Jasmine Birtles
Your money-making expert. Financial journalist, TV and radio personality.
Very few incidents caused quite the ruckus in the typically quiet realm of eBook publishing than when, James Daunt, managing director of UK bookstore juggernaut, Waterstones, reported to the Financial Times that sales of eReaders had “disappeared for all intents and purposes.” As it turned out, traditional paper-based books had a surge in popularity. Daunt based his pronouncements on the end-year sales figures of Waterstones stores, and further attributed this trend to the company refurbishing hardbound and paperback books to its 290 stores across the country.
According to reports, sales of standalone eReading devices peaked in 2011 with 23.2 million units out in the market. Since then, global demand for such devices rapidly declined with only an estimated 7.8 million expected to be shipped by the end of 2015. Analysts attribute this downward trend of declining hardware sales to a couple of factors. One, such devices do not require frequent refreshing. Devices purchased in 2011 that still work today will likely not get replaced with new models anytime soon.
The other factor is Android. Google’s operating system is now enjoying a 78 percent market share over competing services like Apple’s iOS and Windows Phone. Meanwhile, Google’s hardware partners like Samsung and Asus have introduced devices that infringed upon eReader territories. With 5 inches now their standard display size, it makes more sense for users to opt for mid-range smart phones that can do more and cost less, if not about the same, as an entry-level eReader.
Android isn’t doing so badly itself. According to App Annie’s Q2 2015 market report, Google Play actually surpassed its closest rival, the Apple App Store, in the number of apps downloaded worldwide, by a significant 85 percent. However, revenue-wise, the App Store still had it higher at 70 percent. This inverse correlation can also be explained by a couple of factors, first being that inexpensive Android devices are flooding a larger market with less buying power than the average iPhone or iPad user. The other factor is that the Google Play Store is not available in China – a large market where iOS maintains a commanding presence.
However, App Annie suggests that there is room for growth and an expanding opportunity for app publishers in the Google Play platform. The app store analytics firm Reportex a 2.4 year-on-year increase by mid-2014 in indexed revenue for Google Play, of which 90 percent are contributed by games. Revenue from “freemium” apps grew to around 98 percent of Google Play’s revenue worldwide in the same period. Freemium apps are apps that are initially available for free but require a one-time payment to unlock additional features like, as in the case of most games, more difficulty levels.
On the other hand, free reading apps for Android by Nook and others don’t make their fortune by putting a price on half of their features. They get installed on a user’s device “guns blazing,” ready to fire everything they’ve got. Such apps peddle content to make money. Yet even there, the numbers don’t look particularly well.
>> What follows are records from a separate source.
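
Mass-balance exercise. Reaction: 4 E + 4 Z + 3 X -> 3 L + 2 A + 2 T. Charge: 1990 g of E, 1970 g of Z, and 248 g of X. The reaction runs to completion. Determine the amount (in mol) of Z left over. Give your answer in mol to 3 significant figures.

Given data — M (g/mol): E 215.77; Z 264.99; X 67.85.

n(E) = 1990 / 215.77 = 9.223 mol
n(Z) = 1970 / 264.99 = 7.434 mol
n(X) = 248.0 / 67.85 = 3.655 mol
n/ν for E = 9.223/4 = 2.306
n/ν for Z = 7.434/4 = 1.859
n/ν for X = 3.655/3 = 1.218
Smallest n/ν is X → limiting reagent.
Z consumed = (4/3) × 3.655 = 4.873 mol
Z remaining = 7.434 − 4.873 = 2.561 mol

2.56 mol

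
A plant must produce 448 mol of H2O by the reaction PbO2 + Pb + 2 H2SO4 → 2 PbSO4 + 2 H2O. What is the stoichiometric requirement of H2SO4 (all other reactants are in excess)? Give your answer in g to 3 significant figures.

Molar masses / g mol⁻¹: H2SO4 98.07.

43900 g

n(H2O) = 448.0 mol
n(H2SO4) = (2/2) × 448.0 = 448.0 mol
mass = 448.0 × 98.07 = 43940 g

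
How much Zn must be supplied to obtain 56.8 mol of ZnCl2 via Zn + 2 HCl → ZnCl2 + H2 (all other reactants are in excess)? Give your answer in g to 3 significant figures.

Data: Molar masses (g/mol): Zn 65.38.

3710 g

n(ZnCl2) = 56.80 mol
n(Zn) = (1/1) × 56.80 = 56.80 mol
mass = 56.80 × 65.38 = 3714 g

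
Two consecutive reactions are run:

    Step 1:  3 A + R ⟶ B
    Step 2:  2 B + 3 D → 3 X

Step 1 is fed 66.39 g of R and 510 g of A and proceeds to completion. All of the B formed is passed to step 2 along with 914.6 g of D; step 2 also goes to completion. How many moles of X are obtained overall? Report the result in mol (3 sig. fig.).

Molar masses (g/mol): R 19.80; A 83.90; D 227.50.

Step 1:
n(R) = 66.39 / 19.80 = 3.353 mol
n(A) = 510.0 / 83.90 = 6.079 mol
n/ν for R = 3.353/1 = 3.353
n/ν for A = 6.079/3 = 2.026
Smallest n/ν is A → limiting reagent.
n(B) produced = (1/3) × 6.079 = 2.026 mol
Step 2:
n(B) available = 2.026 mol
n(D) = 914.6 / 227.50 = 4.020 mol
n/ν for B = 2.026/2 = 1.013
n/ν for D = 4.020/3 = 1.340
Smallest n/ν is B → limiting reagent.
n(X) = (3/2) × 2.026 = 3.039 mol

3.04 mol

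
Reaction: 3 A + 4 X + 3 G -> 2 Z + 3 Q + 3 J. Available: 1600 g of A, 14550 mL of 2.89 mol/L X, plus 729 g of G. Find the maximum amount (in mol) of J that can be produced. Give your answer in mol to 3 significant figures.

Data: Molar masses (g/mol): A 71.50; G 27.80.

n(A) = 1600 / 71.50 = 22.38 mol
n(X) = 2.89 × 14550/1000 = 42.05 mol
n(G) = 729.0 / 27.80 = 26.22 mol
n/ν for A = 22.38/3 = 7.460
n/ν for X = 42.05/4 = 10.51
n/ν for G = 26.22/3 = 8.740
Smallest n/ν is A → limiting reagent.
n(J) = (3/3) × 22.38 = 22.38 mol

22.4 mol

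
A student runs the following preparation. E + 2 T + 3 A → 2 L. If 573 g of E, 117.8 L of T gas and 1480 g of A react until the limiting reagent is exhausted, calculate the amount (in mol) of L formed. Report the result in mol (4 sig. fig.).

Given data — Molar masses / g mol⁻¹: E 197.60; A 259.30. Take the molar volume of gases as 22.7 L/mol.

n(E) = 573.0 / 197.60 = 2.900 mol
n(T) = 117.8 / 22.7 = 5.189 mol
n(A) = 1480 / 259.30 = 5.708 mol
n/ν for E = 2.900/1 = 2.900
n/ν for T = 5.189/2 = 2.595
n/ν for A = 5.708/3 = 1.903
Smallest n/ν is A → limiting reagent.
n(L) = (2/3) × 5.708 = 3.805 mol

3.805 mol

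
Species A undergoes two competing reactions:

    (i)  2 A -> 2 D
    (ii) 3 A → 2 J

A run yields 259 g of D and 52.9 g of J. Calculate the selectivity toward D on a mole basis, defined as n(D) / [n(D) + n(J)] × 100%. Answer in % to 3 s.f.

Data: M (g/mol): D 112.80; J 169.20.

n(D) = 259 / 112.80 = 2.296 mol
n(J) = 52.9 / 169.20 = 0.3126 mol
selectivity = 2.296/(2.296+0.3126) × 100 = 88.02 %

88.0 %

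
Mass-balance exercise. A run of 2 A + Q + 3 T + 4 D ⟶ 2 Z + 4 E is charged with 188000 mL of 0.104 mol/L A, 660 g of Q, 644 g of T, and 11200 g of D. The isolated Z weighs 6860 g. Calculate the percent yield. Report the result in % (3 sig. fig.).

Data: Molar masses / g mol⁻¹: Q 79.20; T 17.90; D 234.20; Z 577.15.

71.3 %

n(A) = 0.104 × 188000/1000 = 19.55 mol
n(Q) = 660.0 / 79.20 = 8.333 mol
n(T) = 644.0 / 17.90 = 35.98 mol
n(D) = 11200 / 234.20 = 47.82 mol
n/ν for A = 19.55/2 = 9.775
n/ν for Q = 8.333/1 = 8.333
n/ν for T = 35.98/3 = 11.99
n/ν for D = 47.82/4 = 11.96
Smallest n/ν is Q → limiting reagent.
theoretical n(Z) = (2/1) × 8.333 = 16.67 mol → 9621 g
% yield = 6860 / 9621 × 100 = 71.30 %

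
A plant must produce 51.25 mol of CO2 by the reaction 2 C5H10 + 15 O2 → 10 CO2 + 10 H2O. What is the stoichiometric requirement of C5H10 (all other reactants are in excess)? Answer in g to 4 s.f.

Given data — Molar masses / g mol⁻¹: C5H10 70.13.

718.8 g

n(CO2) = 51.25 mol
n(C5H10) = (2/10) × 51.25 = 10.25 mol
mass = 10.25 × 70.13 = 718.8 g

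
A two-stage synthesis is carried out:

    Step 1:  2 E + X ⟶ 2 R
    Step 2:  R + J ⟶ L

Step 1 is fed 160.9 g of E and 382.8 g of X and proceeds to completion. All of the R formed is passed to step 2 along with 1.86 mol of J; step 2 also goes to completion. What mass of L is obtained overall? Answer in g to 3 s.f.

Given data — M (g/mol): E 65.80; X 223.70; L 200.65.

Step 1:
n(E) = 160.9 / 65.80 = 2.445 mol
n(X) = 382.8 / 223.70 = 1.711 mol
n/ν for E = 2.445/2 = 1.223
n/ν for X = 1.711/1 = 1.711
Smallest n/ν is E → limiting reagent.
n(R) produced = (2/2) × 2.445 = 2.445 mol
Step 2:
n(R) available = 2.445 mol
n(J) = 1.860 mol
n/ν for R = 2.445/1 = 2.445
n/ν for J = 1.860/1 = 1.860
Smallest n/ν is J → limiting reagent.
n(L) = (1/1) × 1.860 = 1.860 mol
mass = 1.860 × 200.65 = 373.2 g

373 g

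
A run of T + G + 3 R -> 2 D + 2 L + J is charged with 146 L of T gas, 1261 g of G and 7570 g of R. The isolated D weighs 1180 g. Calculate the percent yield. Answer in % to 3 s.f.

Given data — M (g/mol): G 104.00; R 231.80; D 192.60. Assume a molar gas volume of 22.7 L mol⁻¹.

n(T) = 146.0 / 22.7 = 6.432 mol
n(G) = 1261 / 104.00 = 12.13 mol
n(R) = 7570 / 231.80 = 32.66 mol
n/ν for T = 6.432/1 = 6.432
n/ν for G = 12.13/1 = 12.13
n/ν for R = 32.66/3 = 10.89
Smallest n/ν is T → limiting reagent.
theoretical n(D) = (2/1) × 6.432 = 12.86 mol → 2477 g
% yield = 1180 / 2477 × 100 = 47.64 %

47.6 %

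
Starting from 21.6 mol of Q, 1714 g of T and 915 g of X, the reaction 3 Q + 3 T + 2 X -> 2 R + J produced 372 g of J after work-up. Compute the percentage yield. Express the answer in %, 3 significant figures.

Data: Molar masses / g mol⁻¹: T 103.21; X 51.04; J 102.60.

65.5 %

n(Q) = 21.60 mol
n(T) = 1714 / 103.21 = 16.61 mol
n(X) = 915.0 / 51.04 = 17.93 mol
n/ν for Q = 21.60/3 = 7.200
n/ν for T = 16.61/3 = 5.537
n/ν for X = 17.93/2 = 8.965
Smallest n/ν is T → limiting reagent.
theoretical n(J) = (1/3) × 16.61 = 5.537 mol → 568.1 g
% yield = 372 / 568.1 × 100 = 65.48 %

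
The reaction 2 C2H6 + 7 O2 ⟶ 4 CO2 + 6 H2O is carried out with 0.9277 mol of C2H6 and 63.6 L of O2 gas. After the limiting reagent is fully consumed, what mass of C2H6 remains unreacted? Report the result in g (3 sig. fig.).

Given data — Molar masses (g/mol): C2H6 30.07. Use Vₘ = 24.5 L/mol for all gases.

5.59 g

n(C2H6) = 0.9277 mol
n(O2) = 63.60 / 24.5 = 2.596 mol
n/ν → C2H6: 0.4639, O2: 0.3709; O2 is limiting.
C2H6 consumed = (2/7) × 2.596 = 0.7417 mol
C2H6 remaining = 0.9277 − 0.7417 = 0.1860 mol
mass = 0.1860 × 30.07 = 5.593 g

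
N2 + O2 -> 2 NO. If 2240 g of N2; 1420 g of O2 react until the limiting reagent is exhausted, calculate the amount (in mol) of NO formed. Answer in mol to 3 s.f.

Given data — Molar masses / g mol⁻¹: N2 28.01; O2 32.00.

88.8 mol

n(N2) = 2240 / 28.01 = 79.97 mol
n(O2) = 1420 / 32.00 = 44.38 mol
n/ν for N2 = 79.97/1 = 79.97
n/ν for O2 = 44.38/1 = 44.38
Smallest n/ν is O2 → limiting reagent.
n(NO) = (2/1) × 44.38 = 88.76 mol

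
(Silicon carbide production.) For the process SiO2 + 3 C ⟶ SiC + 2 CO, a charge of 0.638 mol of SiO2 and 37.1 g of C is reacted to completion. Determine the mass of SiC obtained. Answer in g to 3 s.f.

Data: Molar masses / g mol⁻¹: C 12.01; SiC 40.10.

25.6 g

n(SiO2) = 0.6380 mol
n(C) = 37.10 / 12.01 = 3.089 mol
n/ν → SiO2: 0.6380, C: 1.030; SiO2 is limiting.
n(SiC) = (1/1) × 0.6380 = 0.6380 mol
mass = 0.6380 × 40.10 = 25.58 g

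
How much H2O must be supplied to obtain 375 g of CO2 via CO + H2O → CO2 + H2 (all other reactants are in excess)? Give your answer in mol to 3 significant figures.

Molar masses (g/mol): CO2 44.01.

n(CO2) = 375 / 44.01 = 8.521 mol
n(H2O) = (1/1) × 8.521 = 8.521 mol

8.52 mol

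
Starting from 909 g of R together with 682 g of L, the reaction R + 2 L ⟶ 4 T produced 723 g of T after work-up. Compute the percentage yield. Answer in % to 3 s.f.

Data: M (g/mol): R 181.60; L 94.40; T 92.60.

54.0 %

n(R) = 909.0 / 181.60 = 5.006 mol
n(L) = 682.0 / 94.40 = 7.225 mol
n/ν → R: 5.006, L: 3.613; L is limiting.
theoretical n(T) = (4/2) × 7.225 = 14.45 mol → 1338 g
% yield = 723 / 1338 × 100 = 54.04 %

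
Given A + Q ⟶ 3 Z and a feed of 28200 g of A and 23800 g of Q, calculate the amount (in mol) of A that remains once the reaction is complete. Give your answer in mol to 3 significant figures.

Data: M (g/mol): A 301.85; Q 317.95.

n(A) = 28200 / 301.85 = 93.42 mol
n(Q) = 23800 / 317.95 = 74.85 mol
n/ν for A = 93.42/1 = 93.42
n/ν for Q = 74.85/1 = 74.85
Smallest n/ν is Q → limiting reagent.
A consumed = (1/1) × 74.85 = 74.85 mol
A remaining = 93.42 − 74.85 = 18.57 mol

18.6 mol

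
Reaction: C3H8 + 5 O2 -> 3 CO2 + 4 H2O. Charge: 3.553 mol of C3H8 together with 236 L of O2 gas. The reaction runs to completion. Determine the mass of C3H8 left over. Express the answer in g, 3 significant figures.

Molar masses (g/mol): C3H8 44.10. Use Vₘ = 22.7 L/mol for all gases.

n(C3H8) = 3.553 mol
n(O2) = 236.0 / 22.7 = 10.40 mol
n/ν → C3H8: 3.553, O2: 2.080; O2 is limiting.
C3H8 consumed = (1/5) × 10.40 = 2.080 mol
C3H8 remaining = 3.553 − 2.080 = 1.473 mol
mass = 1.473 × 44.10 = 64.96 g

65.0 g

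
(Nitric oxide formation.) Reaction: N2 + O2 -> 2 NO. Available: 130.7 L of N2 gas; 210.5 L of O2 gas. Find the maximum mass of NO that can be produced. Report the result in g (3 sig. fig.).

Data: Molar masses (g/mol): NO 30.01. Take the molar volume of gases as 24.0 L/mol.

327 g

n(N2) = 130.7 / 24.0 = 5.446 mol
n(O2) = 210.5 / 24.0 = 8.771 mol
n/ν for N2 = 5.446/1 = 5.446
n/ν for O2 = 8.771/1 = 8.771
Smallest n/ν is N2 → limiting reagent.
n(NO) = (2/1) × 5.446 = 10.89 mol
mass = 10.89 × 30.01 = 326.8 g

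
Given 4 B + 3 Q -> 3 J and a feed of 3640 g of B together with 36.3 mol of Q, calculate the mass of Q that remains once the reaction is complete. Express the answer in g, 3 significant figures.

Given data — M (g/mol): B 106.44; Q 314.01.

n(B) = 3640 / 106.44 = 34.20 mol
n(Q) = 36.30 mol
n/ν for B = 34.20/4 = 8.550
n/ν for Q = 36.30/3 = 12.10
Smallest n/ν is B → limiting reagent.
Q consumed = (3/4) × 34.20 = 25.65 mol
Q remaining = 36.30 − 25.65 = 10.65 mol
mass = 10.65 × 314.01 = 3344 g

3340 g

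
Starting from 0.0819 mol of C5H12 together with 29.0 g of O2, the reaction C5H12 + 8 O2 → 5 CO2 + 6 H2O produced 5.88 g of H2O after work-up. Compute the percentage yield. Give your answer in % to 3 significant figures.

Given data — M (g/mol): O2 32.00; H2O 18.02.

66.4 %

n(C5H12) = 0.08190 mol
n(O2) = 29.00 / 32.00 = 0.9063 mol
n/ν → C5H12: 0.08190, O2: 0.1133; C5H12 is limiting.
theoretical n(H2O) = (6/1) × 0.08190 = 0.4914 mol → 8.855 g
% yield = 5.88 / 8.855 × 100 = 66.40 %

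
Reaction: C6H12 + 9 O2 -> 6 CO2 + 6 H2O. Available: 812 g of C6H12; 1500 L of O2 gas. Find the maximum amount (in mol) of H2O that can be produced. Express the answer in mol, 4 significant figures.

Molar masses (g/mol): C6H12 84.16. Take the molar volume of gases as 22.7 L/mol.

n(C6H12) = 812.0 / 84.16 = 9.648 mol
n(O2) = 1500 / 22.7 = 66.08 mol
n/ν for C6H12 = 9.648/1 = 9.648
n/ν for O2 = 66.08/9 = 7.342
Smallest n/ν is O2 → limiting reagent.
n(H2O) = (6/9) × 66.08 = 44.05 mol

44.05 mol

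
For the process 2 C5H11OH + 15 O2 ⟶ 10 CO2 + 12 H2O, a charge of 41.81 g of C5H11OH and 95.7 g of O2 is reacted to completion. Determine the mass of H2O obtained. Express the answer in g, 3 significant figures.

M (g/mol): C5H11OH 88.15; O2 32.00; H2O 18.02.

n(C5H11OH) = 41.81 / 88.15 = 0.4743 mol
n(O2) = 95.70 / 32.00 = 2.991 mol
n/ν for C5H11OH = 0.4743/2 = 0.2372
n/ν for O2 = 2.991/15 = 0.1994
Smallest n/ν is O2 → limiting reagent.
n(H2O) = (12/15) × 2.991 = 2.393 mol
mass = 2.393 × 18.02 = 43.12 g

43.1 g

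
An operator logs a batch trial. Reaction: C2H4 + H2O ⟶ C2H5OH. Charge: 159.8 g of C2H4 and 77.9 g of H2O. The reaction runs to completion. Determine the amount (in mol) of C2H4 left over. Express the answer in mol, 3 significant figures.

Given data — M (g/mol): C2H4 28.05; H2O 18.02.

n(C2H4) = 159.8 / 28.05 = 5.697 mol
n(H2O) = 77.90 / 18.02 = 4.323 mol
n/ν for C2H4 = 5.697/1 = 5.697
n/ν for H2O = 4.323/1 = 4.323
Smallest n/ν is H2O → limiting reagent.
C2H4 consumed = (1/1) × 4.323 = 4.323 mol
C2H4 remaining = 5.697 − 4.323 = 1.374 mol

1.37 mol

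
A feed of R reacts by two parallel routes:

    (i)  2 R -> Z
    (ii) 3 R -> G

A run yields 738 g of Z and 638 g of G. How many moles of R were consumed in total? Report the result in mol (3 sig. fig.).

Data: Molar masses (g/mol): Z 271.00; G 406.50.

10.2 mol

n(Z) = 738 / 271.00 = 2.723 mol
n(G) = 638 / 406.50 = 1.569 mol
n(R) via (i) = (2/1)×2.723 = 5.446 mol
n(R) via (ii) = (3/1)×1.569 = 4.707 mol
total n(R) = 5.446 + 4.707 = 10.15 mol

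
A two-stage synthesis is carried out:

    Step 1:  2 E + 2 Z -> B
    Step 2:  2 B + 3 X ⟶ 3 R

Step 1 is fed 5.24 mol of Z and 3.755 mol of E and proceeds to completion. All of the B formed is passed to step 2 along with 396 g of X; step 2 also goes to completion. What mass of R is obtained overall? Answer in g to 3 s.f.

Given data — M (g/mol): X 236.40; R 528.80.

Step 1:
n(Z) = 5.240 mol
n(E) = 3.755 mol
n/ν → Z: 2.620, E: 1.878; E is limiting.
n(B) produced = (1/2) × 3.755 = 1.878 mol
Step 2:
n(B) available = 1.878 mol
n(X) = 396.0 / 236.40 = 1.675 mol
n/ν → B: 0.9390, X: 0.5583; X is limiting.
n(R) = (3/3) × 1.675 = 1.675 mol
mass = 1.675 × 528.80 = 885.7 g

886 g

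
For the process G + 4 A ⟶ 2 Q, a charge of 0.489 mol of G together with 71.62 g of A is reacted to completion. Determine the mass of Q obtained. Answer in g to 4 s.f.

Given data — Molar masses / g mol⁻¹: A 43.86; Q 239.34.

n(G) = 0.4890 mol
n(A) = 71.62 / 43.86 = 1.633 mol
n/ν for G = 0.4890/1 = 0.4890
n/ν for A = 1.633/4 = 0.4083
Smallest n/ν is A → limiting reagent.
n(Q) = (2/4) × 1.633 = 0.8165 mol
mass = 0.8165 × 239.34 = 195.4 g

195.4 g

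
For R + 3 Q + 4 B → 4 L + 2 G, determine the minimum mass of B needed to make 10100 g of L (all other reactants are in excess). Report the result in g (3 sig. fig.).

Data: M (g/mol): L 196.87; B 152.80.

7840 g

n(L) = 10100 / 196.87 = 51.30 mol
n(B) = (4/4) × 51.30 = 51.30 mol
mass = 51.30 × 152.80 = 7839 g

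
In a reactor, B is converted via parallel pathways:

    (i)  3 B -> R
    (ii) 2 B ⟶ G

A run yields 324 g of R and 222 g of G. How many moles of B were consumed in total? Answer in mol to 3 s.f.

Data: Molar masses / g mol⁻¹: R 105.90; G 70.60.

15.5 mol

n(R) = 324 / 105.90 = 3.059 mol
n(G) = 222 / 70.60 = 3.144 mol
n(B) via (i) = (3/1)×3.059 = 9.177 mol
n(B) via (ii) = (2/1)×3.144 = 6.288 mol
total n(B) = 9.177 + 6.288 = 15.47 mol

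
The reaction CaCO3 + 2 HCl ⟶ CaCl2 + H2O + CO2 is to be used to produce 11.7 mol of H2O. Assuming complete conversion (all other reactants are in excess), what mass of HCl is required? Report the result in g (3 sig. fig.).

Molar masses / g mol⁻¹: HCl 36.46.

853 g

n(H2O) = 11.70 mol
n(HCl) = (2/1) × 11.70 = 23.40 mol
mass = 23.40 × 36.46 = 853.2 g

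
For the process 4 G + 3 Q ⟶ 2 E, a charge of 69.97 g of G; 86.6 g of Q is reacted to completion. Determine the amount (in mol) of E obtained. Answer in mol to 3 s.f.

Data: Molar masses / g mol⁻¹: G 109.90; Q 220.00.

0.262 mol

n(G) = 69.97 / 109.90 = 0.6367 mol
n(Q) = 86.60 / 220.00 = 0.3936 mol
n/ν for G = 0.6367/4 = 0.1592
n/ν for Q = 0.3936/3 = 0.1312
Smallest n/ν is Q → limiting reagent.
n(E) = (2/3) × 0.3936 = 0.2624 mol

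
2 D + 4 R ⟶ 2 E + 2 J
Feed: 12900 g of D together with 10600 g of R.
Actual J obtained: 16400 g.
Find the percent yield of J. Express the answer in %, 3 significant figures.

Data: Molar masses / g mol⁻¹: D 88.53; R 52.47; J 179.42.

90.5 %

n(D) = 12900 / 88.53 = 145.7 mol
n(R) = 10600 / 52.47 = 202.0 mol
n/ν → D: 72.85, R: 50.50; R is limiting.
theoretical n(J) = (2/4) × 202.0 = 101.0 mol → 18120 g
% yield = 16400 / 18120 × 100 = 90.51 %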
According to a report presented by Nielsen Book president Jonathan Nowell at the Digital Book World Conference in January, sales of eBooks are also at a decline after shooting up an impressive $60 million in sales earlier in 2014 before gradually losing steam as the year progressed. Another group, the Association of American Publishers (AAP), seemed to have corroborated this report with its own research which uncovered that revenues from eBooks are down by 10.2 percent in early 2015 compared to the same period last year.
However, this “decline” actually appears to have been caused by a spike that generated an outlier in the data of 2013. This confusing performance can be attributed to the sudden and dramatic increase in sales of hardware like smartphones and tablets during the holidays at the end of 2013. New users would be more inclined to purchase and load up their devices with eBooks during the holidays than they would be at any time of the year afterwards, where more casual sale rates are to be expected.
Recent squabbles between publishers and online retailers over pricing may have also contributed to this decline. The conflict led to agencies pricing eBooks more liberally, which either scared off the market or led them to independent and self-published eBook stores, whose sales performance cannot be immediately tracked by groups like Nielsen or the AAP—but appear to be thriving globally outside the capacity of professionals to measure.
Despite the seemingly lackluster performance of the industry at present, experts still see value and growth in digital publishing and distribution. In separate reports, three different market intelligence firms—Strategy Analytics, PricewaterhouseCoopers and Forrester Research—have expressed more bullish outlooks, predicting double-digit growth in five to ten years. All agree that eBooks aren’t going anywhere anytime soon.